A ‘voice’ for nature

The so-called rights of nature movement, which originated in the United States some 50 years ago, has gained traction in recent years thanks to growing attention to the importance of protecting nature as part of combating climate change and biodiversity loss.

A growing number of countries — including Uganda, Ecuador and New Zealand — have laws granting ecosystems legal rights, and court rulings in India and Colombia have recognized such rights and stressed the government’s duty to protect it. Just last month, Panama gave rights to sea turtles in a bid to protect them against pollution and poaching. 

In Europe, campaigners are hoping to ride the coattails of the Mar Menor movement, with citizens’ initiatives pushing for similar recognition for the North Sea in the Netherlands and the Loire River in France, for example. 

The Loire River bed at Loireauxence was completely dried out because of extreme heat in September 2022 | Damien Meyer/AFP via Getty Images

At the movement’s core is a call for a fundamental rethink of the way people relate to and understand ecosystems. But more tangibly, campaigners also stress the importance of ensuring ecosystems can be represented in court.

In New Zealand, granting legal personhood to the Whanganui River was seen as a key step to ensure the Indigenous Māori community living in its vicinity gets more say on the health of the ecosystem. 

The Spanish law giving Mar Menor a right “to exist as an ecosystem and to evolve naturally” ensures it will be represented by a group of caretakers, made up of scientists, local politicians and citizens. 

Inspired by the Spanish example, the Oder River movement last month published a draft law to protect the ecosystem that would include establishing a 15-person committee to represent the river. Three would be appointed by the state, four by municipalities and eight by NGOs; a group of 10 scientists would advise the committee.

That structure would “give the Oder River a democratic representation” and a “voice that it currently just doesn’t have,” said Gaweł Andrzejewski, the coordinator of the Oder River march. 

The process is still in its early stages: Drafted by a lawyer in collaboration with civil society, the draft bill is mostly meant to “stir and start the conversation” with politicians and NGOs, said Andrzejewski.

Practical impact 

Critics argue that such representation is largely symbolic and doubt it can do much to help protect and restore ecosystems. 

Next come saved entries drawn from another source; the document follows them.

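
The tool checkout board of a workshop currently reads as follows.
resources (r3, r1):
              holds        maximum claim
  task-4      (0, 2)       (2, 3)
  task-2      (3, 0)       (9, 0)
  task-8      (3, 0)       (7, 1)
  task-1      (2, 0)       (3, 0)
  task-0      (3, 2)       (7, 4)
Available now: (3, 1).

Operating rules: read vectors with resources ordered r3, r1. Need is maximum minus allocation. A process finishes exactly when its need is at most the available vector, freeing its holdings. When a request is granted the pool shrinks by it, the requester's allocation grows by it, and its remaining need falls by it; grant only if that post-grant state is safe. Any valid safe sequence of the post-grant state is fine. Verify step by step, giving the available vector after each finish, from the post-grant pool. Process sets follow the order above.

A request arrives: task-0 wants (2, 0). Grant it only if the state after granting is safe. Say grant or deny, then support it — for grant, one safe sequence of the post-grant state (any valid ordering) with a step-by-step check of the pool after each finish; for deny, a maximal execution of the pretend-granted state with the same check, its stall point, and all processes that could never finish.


GRANT. The post-grant state is safe; one safe sequence: task-1, task-4, task-0, task-8, task-2.
Key observation: with (1, 1) left after the transfer, task-1 can run at once — the state stays safe.
Check on the post-grant state, step by step:
  pool = (1, 1)
  task-1 needs (1, 0) <= (1, 1) -> finishes; pool += (2, 0) = (3, 1)
  task-4 needs (2, 1) <= (3, 1) -> finishes; pool += (0, 2) = (3, 3)
  task-0 needs (2, 2) <= (3, 3) -> finishes; pool += (5, 2) = (8, 5)
  task-8 needs (4, 1) <= (8, 5) -> finishes; pool += (3, 0) = (11, 5)
  task-2 needs (6, 0) <= (11, 5) -> finishes; pool += (3, 0) = (14, 5)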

Setting up committees to represent an ecosystem gives “power to particular people” to make decisions about what is or isn’t in its interest, said Michael Livermore, a professor of law at the University of Virginia who specializes in environmental law, among other topics.

But there’s no guarantee that they’ll make the right call, or that it’ll be heeded. “I think part of the issue with a legal right is that you still run into problems, like what’s best for an ecosystem? And who’s going to make that decision?” he said.

In Ecuador, for example, environmental activists challenged a large-scale mining project located in one of the most biodiversity-rich areas of the planet, saying it violated nature’s rights — but the court ruled against them, arguing that the government’s interests to exploit the resource were important enough to override the nature rights argument. 

Giving ecosystems legal status also does not guarantee protection — granting the Indian Ganges River legal personhood in 2017 has not prevented it from deteriorating, for example. 

Livermore argues there are more efficient alternatives to protecting nature, such as preserving people’s rights to organize, providing protections for environmental organizations or improving decision-making processes to give more power to Indigenous communities. 

Companies have so far remained relatively quiet on the movement — to Livermore, that’s a sign that giving rights to nature doesn’t pose much of a challenge.

“If it’s such a powerful tool to protect the environment, why don’t the special interests that worry about that, who would be opposed to very strong environmental protections, why aren’t they fighting it?” he said.